Friday, January 27, 2023

Harvard Business Review: How the best teams keep good ideas alive

loss leaders Everyday decision-making faces increasing pressure to include more voices, but many leaders find it difficult to create a voice on their own. culture Where employees are empowered to speak with ideas and implement them.

We spent two years tracking examples of creative employee ideas to improve organizational or team performance.

The ideas that were implemented shared a process that we call “Voice Farming”, The process through which employees help implement ideas expressed by less powerful members of the team. There were five specific strategies we saw team members engage in: extend, grow, validate, model, and raise issues.

enhance

Publicly repeating someone else’s good idea can help propel that idea forward. Amplification allows anyone who hears a good idea to make sure it doesn’t get lost.

develop

Giving an idea is useful in interdisciplinary teams, where people of different occupations and genders often speak to each other using different jargon and linguistic patterns. Building on each other’s ideas helps make them readable to the whole team.

legality

Supporting ideas you believe in is critical to your success. Prevents the ideas of less powerful members from being dismissed.

giving examples

Finding a way to show preliminary evidence that a previously dismissed idea is feasible and important may help revive it. Taking the initiative to demonstrate how an idea might work in practice can spark discussions that help keep it alive.

raise issues

Publicly pointing out the weaknesses associated with an idea can keep it alive, giving collaborators the opportunity to openly generate solutions and address concerns directly. Raising issues is not about silencing, but about recognizing that it can take time and work towards an idea.
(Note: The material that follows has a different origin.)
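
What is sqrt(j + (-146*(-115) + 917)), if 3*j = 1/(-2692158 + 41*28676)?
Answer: sqrt(366470571425515806)/4549326 ≈ 133.07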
promoting voice cultivation

By starting to cultivate voice for their teams, leaders:

  • They set the tone in which team members can help each other or give each other the benefit of the doubt;
  • They promote teamwork, rewarding members for developing others’ good ideas;
  • They provide hands-on practices in which teams can participate and get to know each other;
  • They create a framework of accountability with the good intentions of the leaders themselves.

Here are two tools leaders can use to foster the cultivation of voice in their teams.

choosing the right strategy

By sharing the concept of voice cultivation with their teams and helping members implement the cultivation strategy, leaders can set the stage for active voice cultivation. Doing so can have the secondary benefit of letting leaders emphasize that they believe each person has an important contribution to making in generating ideas and implementing them.

consider the environment

Voice cultivation strategies are most powerful when they provide an answer to why an idea was initially rejected. For example, if those in power to flag down an idea do not think it is important or feasible, promoting it is the wrong strategy, but legitimizing it may provide the support needed to pursue it.

This is especially true of ideas that ask those in power to give up or change something that is important to them. In such cases, it is important to present the problem in order to foster the opportunity for joint problem-solving and solving.

(Patricia Satterstrom is Assistant Professor of Administration at the Robert F. Wagner Graduate School of Public Service at New York University. Michaela J. Kerisi is Assistant Professor of Administration at the Harvard TH Chan School of Public Health. Julia DiBenigno is an Associate Professor at the Yale School of Management Professor in Organizational Behavior.)